Notwithstanding anything contained in this Act (but subject to the provisions of Section 15), a landlord shall be entitled to recover possession of any premises if the Court is satisfied-(1) that the tenant after coming into operation of this Act has built, acquired vacant possession of or been allotted a suitable residence.

The question is whether the petitioner had acquired vacant possession of a suitable residence. If he had, then the landlord is entitled to possession of the premises; but if he had not, then the landlord would not be entitled to possession of the premises.

2. Mr. Paranjpe contends that the Courts below have not considered the question as to what the phrase 'acquired vacant possession of a suitable residence' means, and, secondly, that the Court had no jurisdiction to award half the premises to the landlord, in any event. So far as the second contention is concerned, the finding on the first point being against him, it is in his favour, and it is impossible in the present application to interfere with that part of the order if that finding is to be retained.

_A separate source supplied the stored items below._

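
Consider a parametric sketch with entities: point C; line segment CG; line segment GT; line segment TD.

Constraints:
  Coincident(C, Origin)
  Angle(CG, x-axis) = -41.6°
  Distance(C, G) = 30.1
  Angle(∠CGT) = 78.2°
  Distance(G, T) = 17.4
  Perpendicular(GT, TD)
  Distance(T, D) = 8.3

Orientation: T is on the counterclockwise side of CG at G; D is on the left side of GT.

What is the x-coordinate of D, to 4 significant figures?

23.95

C is at the origin; CG runs at -41.6° with length 30.1, so G = 30.1·(cos -41.6°, sin -41.6°) = (22.51, -19.98). ∠CGT = 78.2°, so GT runs at -41.6° + (180° − 78.2°) = 60.20° from the x-axis; with |GT| = 17.4, T = G + 17.4·(cos 60.20°, sin 60.20°) = (31.16, -4.885). GT ⟂ TD; with |TD| = 8.3 on the left of GT, D = T + 8.3·(-0.8678, 0.4970) = (23.95, -0.7602). So D.x = 23.95.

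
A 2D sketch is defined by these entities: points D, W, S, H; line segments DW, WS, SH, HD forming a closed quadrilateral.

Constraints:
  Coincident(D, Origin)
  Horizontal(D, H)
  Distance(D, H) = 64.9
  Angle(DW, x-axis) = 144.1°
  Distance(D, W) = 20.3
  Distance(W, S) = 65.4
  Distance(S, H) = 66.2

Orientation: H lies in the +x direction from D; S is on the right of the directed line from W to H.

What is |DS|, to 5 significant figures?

47.617

Checks: |WS| = 65.40 ✓; |SH| = 66.20 ✓.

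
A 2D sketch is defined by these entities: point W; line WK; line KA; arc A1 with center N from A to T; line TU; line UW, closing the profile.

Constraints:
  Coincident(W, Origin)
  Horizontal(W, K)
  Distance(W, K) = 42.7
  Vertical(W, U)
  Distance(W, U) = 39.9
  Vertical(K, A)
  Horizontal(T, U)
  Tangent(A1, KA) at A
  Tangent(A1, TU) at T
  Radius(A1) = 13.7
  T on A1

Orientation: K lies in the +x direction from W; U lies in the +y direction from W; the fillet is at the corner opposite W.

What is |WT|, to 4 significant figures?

49.33

The virtual corner opposite W is at (42.70, 39.90). A1 meets KA tangentially, so NA is at right angles to KA and A1 meets TU tangentially, so NT is at right angles to TU, with radius 13.7, so the center N sits 13.7 in from both sides at N = (29.00, 26.20). That places the tangent points at A = (42.70, 26.20) on KA and T = (29.00, 39.90) on TU. Then |WT| = |T − W| = 49.33.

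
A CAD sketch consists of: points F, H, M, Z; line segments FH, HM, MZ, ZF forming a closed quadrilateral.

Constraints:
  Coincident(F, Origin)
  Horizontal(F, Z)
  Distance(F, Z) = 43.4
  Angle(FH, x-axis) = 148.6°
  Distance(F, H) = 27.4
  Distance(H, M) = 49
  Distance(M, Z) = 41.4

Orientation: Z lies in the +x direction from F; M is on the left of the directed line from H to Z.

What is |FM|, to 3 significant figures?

40.7

Checks: |HM| = 49.00 ✓; |MZ| = 41.40 ✓.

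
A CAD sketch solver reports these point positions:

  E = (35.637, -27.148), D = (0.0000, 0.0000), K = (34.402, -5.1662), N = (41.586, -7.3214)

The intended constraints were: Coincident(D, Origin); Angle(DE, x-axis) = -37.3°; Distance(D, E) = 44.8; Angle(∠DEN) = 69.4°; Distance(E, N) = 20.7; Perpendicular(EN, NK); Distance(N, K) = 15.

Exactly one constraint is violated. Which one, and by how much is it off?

Distance(N, K) = 15 — off by 7.50.

D = (0.00, 0.00) ✓; DE at -37.30° ✓; |DE| = 44.80 ✓; ∠DEN = 69.40° ✓; |EN| = 20.70 ✓; ∠(EN, NK) = 90.00° ✓; |NK| = 7.500 ✗.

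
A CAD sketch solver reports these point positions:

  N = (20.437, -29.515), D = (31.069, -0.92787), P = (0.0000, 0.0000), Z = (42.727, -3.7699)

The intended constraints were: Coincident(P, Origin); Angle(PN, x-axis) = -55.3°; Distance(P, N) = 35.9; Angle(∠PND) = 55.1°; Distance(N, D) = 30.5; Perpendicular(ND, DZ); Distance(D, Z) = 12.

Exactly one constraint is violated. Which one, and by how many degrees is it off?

Perpendicular(ND, DZ) — off by 6.70°.

P = (0.00, 0.00) ✓; PN at -55.30° ✓; |PN| = 35.90 ✓; ∠PND = 55.10° ✓; |ND| = 30.50 ✓; ∠(ND, DZ) = 83.30° ✗; |DZ| = 12.00 ✓.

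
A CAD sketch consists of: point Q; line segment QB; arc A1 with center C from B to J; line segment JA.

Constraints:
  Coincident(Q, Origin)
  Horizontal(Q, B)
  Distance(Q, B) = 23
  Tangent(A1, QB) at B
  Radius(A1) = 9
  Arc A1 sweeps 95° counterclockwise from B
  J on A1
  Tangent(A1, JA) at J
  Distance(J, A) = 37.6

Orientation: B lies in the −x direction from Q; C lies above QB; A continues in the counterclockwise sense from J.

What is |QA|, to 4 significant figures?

50.31

On A1, B sits at bearing -90° from C; a 95° counterclockwise sweep puts J at bearing 5°, so J = C + 9.0·(cos 5°, sin 5°) = (-14.03, 9.784). A1 meets JA tangentially, so CJ is at right angles to JA, so JA runs along (−sin 5°, cos 5°); with |JA| = 37.6, A = (-17.31, 47.24). Then |QA| = |A − Q| = 50.31.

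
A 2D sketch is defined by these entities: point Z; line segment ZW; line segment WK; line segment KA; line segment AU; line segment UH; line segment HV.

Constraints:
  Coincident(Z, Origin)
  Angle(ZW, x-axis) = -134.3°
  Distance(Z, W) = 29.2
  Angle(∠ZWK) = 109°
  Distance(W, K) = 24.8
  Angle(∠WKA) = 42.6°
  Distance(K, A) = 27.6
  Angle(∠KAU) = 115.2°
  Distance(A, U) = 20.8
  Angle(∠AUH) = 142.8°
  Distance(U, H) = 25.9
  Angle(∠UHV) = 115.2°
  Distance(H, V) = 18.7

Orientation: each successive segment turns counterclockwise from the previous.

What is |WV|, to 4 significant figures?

32.09

∠AUH = 142.8° gives UH at 176.1° from the x-axis; with |UH| = 25.9, H = (-43.20, -1.075). ∠UHV = 115.2° gives HV at -119.1° from the x-axis; with |HV| = 18.7, V = (-52.30, -17.41). Then |WV| = |V − W| = 32.09.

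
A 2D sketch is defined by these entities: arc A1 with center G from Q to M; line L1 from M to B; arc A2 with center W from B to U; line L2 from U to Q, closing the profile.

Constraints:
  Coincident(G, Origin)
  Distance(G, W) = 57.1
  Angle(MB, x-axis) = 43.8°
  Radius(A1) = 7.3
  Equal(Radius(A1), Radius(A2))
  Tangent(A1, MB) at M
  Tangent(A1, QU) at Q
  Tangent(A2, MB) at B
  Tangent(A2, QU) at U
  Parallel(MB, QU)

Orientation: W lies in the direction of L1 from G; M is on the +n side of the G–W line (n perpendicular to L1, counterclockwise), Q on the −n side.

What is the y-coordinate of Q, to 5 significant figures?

-5.2688

The slot axis is L1's direction at 43.8°, so u = (cos 43.8°, sin 43.8°) = (0.72176, 0.69214) and n = (−sin 43.8°, cos 43.8°) = (-0.69214, 0.72176). G is at the origin and W lies 57.1 along u from G, so W = 57.1·u = (41.213, 39.521). Tangency of A1 to both parallel lines with radius 7.3 puts M and Q at G ± 7.3·n: M = (-5.0526, 5.2688), Q = (5.0526, -5.2688). So Q.y = -5.2688.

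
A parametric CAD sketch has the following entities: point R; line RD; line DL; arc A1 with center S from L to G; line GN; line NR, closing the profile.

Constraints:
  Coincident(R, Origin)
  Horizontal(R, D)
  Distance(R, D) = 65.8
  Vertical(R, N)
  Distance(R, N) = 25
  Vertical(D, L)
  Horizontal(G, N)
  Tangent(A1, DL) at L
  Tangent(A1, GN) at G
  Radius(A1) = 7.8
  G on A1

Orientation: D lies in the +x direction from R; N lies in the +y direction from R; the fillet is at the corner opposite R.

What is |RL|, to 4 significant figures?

68.01

R is at the origin; R and D share the same y with |RD| = 65.8 and D on the +x side, so D = (65.80, 0.000). RN is vertical with |RN| = 25.0 and N on the +y side, so N = (0.000, 25.00). The virtual corner opposite R is at (65.80, 25.00). A1 meets DL tangentially, so SL is at right angles to DL and since A1 is tangent to GN there, SG ⟂ GN, with radius 7.8, so the center S sits 7.8 in from both sides at S = (58.00, 17.20). That places the tangent points at L = (65.80, 17.20) on DL and G = (58.00, 25.00) on GN. Then |RL| = |L − R| = 68.01.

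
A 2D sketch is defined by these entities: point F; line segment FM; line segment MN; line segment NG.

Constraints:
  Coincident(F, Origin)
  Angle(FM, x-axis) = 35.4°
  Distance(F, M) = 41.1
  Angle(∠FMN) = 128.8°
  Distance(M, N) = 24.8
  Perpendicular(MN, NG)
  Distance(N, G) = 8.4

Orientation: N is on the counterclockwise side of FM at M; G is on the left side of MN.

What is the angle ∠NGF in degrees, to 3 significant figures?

115°

∠FMN = 128.8°, so MN runs at 35.4° + (180° − 128.8°) = 86.6° from the x-axis; with |MN| = 24.8, N = M + 24.8·(cos 86.6°, sin 86.6°) = (35.0, 48.6). MN ⟂ NG; with |NG| = 8.4 on the left of MN, G = N + 8.4·(-0.998, 0.0593) = (26.6, 49.1). Then cos ∠NGF = GN·GF / (|GN||GF|), giving 115°.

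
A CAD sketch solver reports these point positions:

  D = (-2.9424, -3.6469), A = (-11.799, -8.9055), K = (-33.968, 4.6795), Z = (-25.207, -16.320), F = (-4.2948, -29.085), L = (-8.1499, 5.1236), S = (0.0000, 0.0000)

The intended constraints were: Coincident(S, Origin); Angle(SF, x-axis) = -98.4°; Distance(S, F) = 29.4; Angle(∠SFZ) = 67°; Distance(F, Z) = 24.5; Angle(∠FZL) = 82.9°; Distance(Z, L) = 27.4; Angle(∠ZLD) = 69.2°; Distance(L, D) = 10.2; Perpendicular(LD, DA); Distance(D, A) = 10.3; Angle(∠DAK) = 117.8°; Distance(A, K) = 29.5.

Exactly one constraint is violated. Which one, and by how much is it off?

Distance(A, K) = 29.5 — off by 3.50.

S = (0.00, 0.00) ✓; SF at -98.40° ✓; |SF| = 29.40 ✓; ∠SFZ = 67.00° ✓; |FZ| = 24.50 ✓; ∠FZL = 82.90° ✓; |ZL| = 27.40 ✓; ∠ZLD = 69.20° ✓; |LD| = 10.20 ✓; ∠(LD, DA) = 90.00° ✓; |DA| = 10.30 ✓; ∠DAK = 117.8° ✓; |AK| = 26.00 ✗.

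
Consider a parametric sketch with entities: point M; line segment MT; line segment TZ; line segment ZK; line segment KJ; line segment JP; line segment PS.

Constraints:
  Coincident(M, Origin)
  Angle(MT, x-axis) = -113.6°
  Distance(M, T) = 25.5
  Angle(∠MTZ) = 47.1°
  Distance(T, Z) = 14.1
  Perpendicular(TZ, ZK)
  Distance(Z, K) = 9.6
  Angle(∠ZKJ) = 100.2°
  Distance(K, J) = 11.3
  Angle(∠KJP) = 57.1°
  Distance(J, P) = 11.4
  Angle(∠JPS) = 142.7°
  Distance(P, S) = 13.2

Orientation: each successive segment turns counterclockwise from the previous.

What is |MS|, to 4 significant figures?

24.24

M is at the origin; MT runs at -113.6° with length 25.5, so T = (-10.21, -23.37). ∠MTZ = 47.1° gives TZ at 19.30° from the x-axis; with |TZ| = 14.1, Z = (3.099, -18.71). TZ is perpendicular to ZK, so ZK runs at 109.3°; with |ZK| = 9.6, K = (-0.07425, -9.647). ∠ZKJ = 100.2° gives KJ at -170.9° from the x-axis; with |KJ| = 11.3, J = (-11.23, -11.43). ∠KJP = 57.1° gives JP at -48.00° from the x-axis; with |JP| = 11.4, P = (-3.604, -19.91). ∠JPS = 142.7° gives PS at -10.70° from the x-axis; with |PS| = 13.2, S = (9.367, -22.36). Then |MS| = |S − M| = 24.24.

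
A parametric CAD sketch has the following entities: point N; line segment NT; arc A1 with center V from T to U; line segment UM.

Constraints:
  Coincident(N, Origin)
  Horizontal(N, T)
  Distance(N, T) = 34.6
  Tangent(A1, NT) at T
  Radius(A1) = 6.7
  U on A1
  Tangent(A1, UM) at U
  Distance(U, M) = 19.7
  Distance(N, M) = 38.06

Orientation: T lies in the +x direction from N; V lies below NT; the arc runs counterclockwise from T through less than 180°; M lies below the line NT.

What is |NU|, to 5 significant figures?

28.666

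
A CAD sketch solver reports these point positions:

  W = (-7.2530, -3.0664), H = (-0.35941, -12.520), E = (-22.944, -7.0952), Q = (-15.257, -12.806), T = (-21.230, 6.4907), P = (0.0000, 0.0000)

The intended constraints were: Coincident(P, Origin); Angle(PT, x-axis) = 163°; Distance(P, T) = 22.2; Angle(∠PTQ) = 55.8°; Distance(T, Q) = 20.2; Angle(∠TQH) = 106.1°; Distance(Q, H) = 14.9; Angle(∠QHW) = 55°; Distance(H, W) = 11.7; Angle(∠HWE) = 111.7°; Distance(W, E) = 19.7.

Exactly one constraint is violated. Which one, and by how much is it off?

Distance(W, E) = 19.7 — off by 3.50.

P = (0.00, 0.00) ✓; PT at 163.0° ✓; |PT| = 22.20 ✓; ∠PTQ = 55.80° ✓; |TQ| = 20.20 ✓; ∠TQH = 106.1° ✓; |QH| = 14.90 ✓; ∠QHW = 55.00° ✓; |HW| = 11.70 ✓; ∠HWE = 111.7° ✓; |WE| = 16.20 ✗.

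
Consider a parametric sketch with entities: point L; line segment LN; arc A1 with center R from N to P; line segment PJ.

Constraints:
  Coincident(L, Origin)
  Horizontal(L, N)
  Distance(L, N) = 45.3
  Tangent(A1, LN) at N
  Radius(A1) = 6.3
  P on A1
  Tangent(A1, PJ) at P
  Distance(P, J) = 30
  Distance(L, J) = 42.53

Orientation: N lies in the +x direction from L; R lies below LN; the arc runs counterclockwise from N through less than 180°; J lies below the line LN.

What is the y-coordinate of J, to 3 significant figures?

-31.8

L is at the origin; L and N share the same y with |LN| = 45.3 and N on the +x side, so N = (45.3, 0.00). Tangency of A1 to LN means the radius RN is perpendicular to LN, so R = N + (0, -6.3) = (45.3, -6.30). Since RP ⟂ PJ (tangency), |RJ| = √(6.3² + 30.0²) = 30.7 regardless of where P sits on A1. So J lies on both circle(L, 42.53) and circle(R, 30.7); the below-LN intersection is J = (28.3, -31.8). P is the foot of the tangent from J: P = (39.5, -3.95).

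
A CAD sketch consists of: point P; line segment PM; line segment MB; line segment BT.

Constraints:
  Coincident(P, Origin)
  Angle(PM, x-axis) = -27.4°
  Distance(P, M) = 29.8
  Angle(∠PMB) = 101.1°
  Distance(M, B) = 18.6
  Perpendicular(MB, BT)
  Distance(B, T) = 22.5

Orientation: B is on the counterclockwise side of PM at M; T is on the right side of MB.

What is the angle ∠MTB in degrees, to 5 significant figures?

39.579°

P is at the origin; PM runs at -27.4° with length 29.8, so M = 29.8·(cos -27.4°, sin -27.4°) = (26.457, -13.714). ∠PMB = 101.1°, so MB runs at -27.4° + (180° − 101.1°) = 51.500° from the x-axis; with |MB| = 18.6, B = M + 18.6·(cos 51.500°, sin 51.500°) = (38.036, 0.84256). MB ⟂ BT; with |BT| = 22.5 on the right of MB, T = B + 22.5·(0.78261, -0.62251) = (55.644, -13.164). Then cos ∠MTB = TM·TB / (|TM||TB|), giving 39.579°.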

3. What 'suitable residence' means has not been defined in the Act itself. The words must be given their natural meaning, and the Court would not be entitled to impose limitation on their meaning. The section requires that the tenant must acquire 'suitable residence.' He should acquire residence, and it must be suitable. Suitability cannot be only for one purpose. It must be suitability for his reasonable needs. In order, therefore, to decide suitability of the residence for the tenant, the Court has to consider the needs of the tenant and his family and consider whether or not the other accommodation that has been acquired by the tenant is suitable for his needs.

4. In the present case, the petitioner was a teacher in a secondary school of a private educational society. His salary, therefore, must necessarily be very limited. He was transferred to Wai as Superintendent of a school at that place. But there is nothing to show that his salary had increased considerably. His son who was dependent upon him was at the time studying accountancy. Again, there is nothing to show that there was any institution of accountancy in Wai which he could join and where he could pursue his studies. Again, there is nothing to show that he could have conveniently stayed at Wai and prosecuted his studies in Poona. The finding of both the Courts is that the petitioner's son continued to stay in the premises and pursue his studies, in Poona. The question is, merely because he acquired some premises at Wai, can it be said that he had (acquired suitable residence at another place land, therefore, the landlord was entitled to possession? The appellate Court in its judgment observes that the suitability of a place is inherent in itself and does not depend upon surrounding circumstances. It is difficult to appreciate what is intended to be conveyed by this observation. The learned Judge probably meant to say that as soon as a residential place was acquired by the tenant, the Court must for that very reason hold that 'suitable residence' has been incquired. The words used in the statute are not 'has acquired a residence', but they are 'has acquired suitable residence', the emphasis being on the word 'suitable'. It is wrong, therefore, to hold that circumstances of the tenant have not to be considered while applying this clause.

5. Having regard to the facts found in the case and the facts apparent on the record, it is impossible to say that the petitioner had acquired an alternative suitable residence for his purposes. If his son was required to stay in Poona for prosecuting his studies, it must mean that the accommodation at Wai was not suitable for all his purposes, though it may be suitable only for the purpose of his service. The lower Court was, therefore, wrong in holding that the petitioner had acquired suitable residence merely on the basis that he had acquired some place to reside at Wai. In view of this, the petitioner is entitled to succeed.

6. [The rest of the judgment is not material to this report].